Guide: General Information

Advantages

Forex trading is becoming more popular with private investors and it does have a number of advantages over more traditional forms of trading.

Liquidity

As the Forex market is so huge it is very liquid, with plenty of buyers and sellers. This means that you are highly unlikely to get stuck with untradeable assets, especially if you are dealing with the most popular traded currencies.

Execution Quality

Because the market is highly liquid, most trades can be executed at a single market price.

Leverage

Often Forex firms permit experienced investors to take out foreign exchange positions without having to put up the whole amount of capital. This can allow traders to take more lucrative positions, although of course if they do call the market wrong then the potential losses are also larger.

Forex investors are often permitted to trade foreign currencies on a highly leveraged basis. For example some firms allow a position of up to 200 the original investment.
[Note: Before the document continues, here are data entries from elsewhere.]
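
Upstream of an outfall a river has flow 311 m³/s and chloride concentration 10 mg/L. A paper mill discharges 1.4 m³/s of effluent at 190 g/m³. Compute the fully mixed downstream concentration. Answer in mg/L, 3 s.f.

10.8 mg/L

Flow-weighted mixing gives C = (1.4·190 + 311·10) / (1.4 + 311) = 3376/312.4 = 10.81 mg/L.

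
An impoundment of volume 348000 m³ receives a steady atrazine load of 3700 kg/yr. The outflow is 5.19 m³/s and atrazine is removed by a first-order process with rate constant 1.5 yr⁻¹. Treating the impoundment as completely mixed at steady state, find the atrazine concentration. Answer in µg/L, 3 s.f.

22.5 µg/L

Outflow Q = 5.19 m³/s × 3.156e+07 s/yr = 1.638e+08 m³/yr.
Steady-state CSTR mass balance: W = Q·C + k·V·C, so C = W/(Q + kV).
Q + kV = 1.638e+08 + 1.5·348000 = 1.643e+08 m³/yr.
C = 3700/1.643e+08 = 2.252e-05 kg/m³ = 0.02252 mg/L = 22.52 µg/L.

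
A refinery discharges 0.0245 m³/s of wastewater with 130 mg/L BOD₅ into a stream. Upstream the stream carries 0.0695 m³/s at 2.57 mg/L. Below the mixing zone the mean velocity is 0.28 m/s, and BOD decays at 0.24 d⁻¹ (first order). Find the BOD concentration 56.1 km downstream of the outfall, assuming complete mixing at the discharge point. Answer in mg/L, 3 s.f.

After complete mixing, C₀ = (0.0245·130 + 0.0695·2.57) / 0.094 = 35.78 mg/L.
Travel time t = 5.61e+04 m / 0.28 m/s = 2.004e+05 s = 2.319 d.
C = 35.78·exp(−0.24·2.319) = 35.78·0.5732 = 20.51 mg/L.

20.5 mg/L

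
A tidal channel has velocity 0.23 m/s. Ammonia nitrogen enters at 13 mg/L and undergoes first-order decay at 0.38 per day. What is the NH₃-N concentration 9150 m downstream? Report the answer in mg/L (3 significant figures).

Travel time t = 9150 m / 0.23 m/s = 9150/0.23 = 3.978e+04 s = 0.4604 d.
First-order decay: C = 13·exp(−0.38·0.4604) = 13·0.8395 = 10.91 mg/L.

10.9 mg/L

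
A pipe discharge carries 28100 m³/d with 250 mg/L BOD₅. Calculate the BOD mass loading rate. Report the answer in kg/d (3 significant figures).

7020 kg/d

28100 m³/d = 0.3252 m³/s.
Mass flux = Q·C = 0.3252 m³/s × 250 g/m³ = 81.31 g/s.
= 81.31 g/s × 86.4 = 7025 kg/d.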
An investment of US$1,000 would permit to trade up to US$200,000 of any particular currency.

A 24 hour market

Unlike equities, that are usually traded within market opening hours, Forex trading goes around the clock. Traders can react to new and information as it breaks, rather than having to wait until the market opens. You can get in and out when you want to.

A 'purer' market

The Foreign Exchange market is one of the purest markets in the sense that the potential for profit exists as long as there is a movement in the exchange rate.

Currencies are traded in pairs. For each transaction one currency is sold and another is bought. One side of this bargain will gain, and of course the other will lose. But the potential for profit is always there.

As the market is made up of so many players it is also harder for one organisation or trader to manipulate it.

Risk warning:

Trading Forex is not for the inexperienced investor.

Taking out leveraged positions means that you could lose your entire initial investment. If the value of your position decreases by a greater amount, then you could lose even more than your initial investment.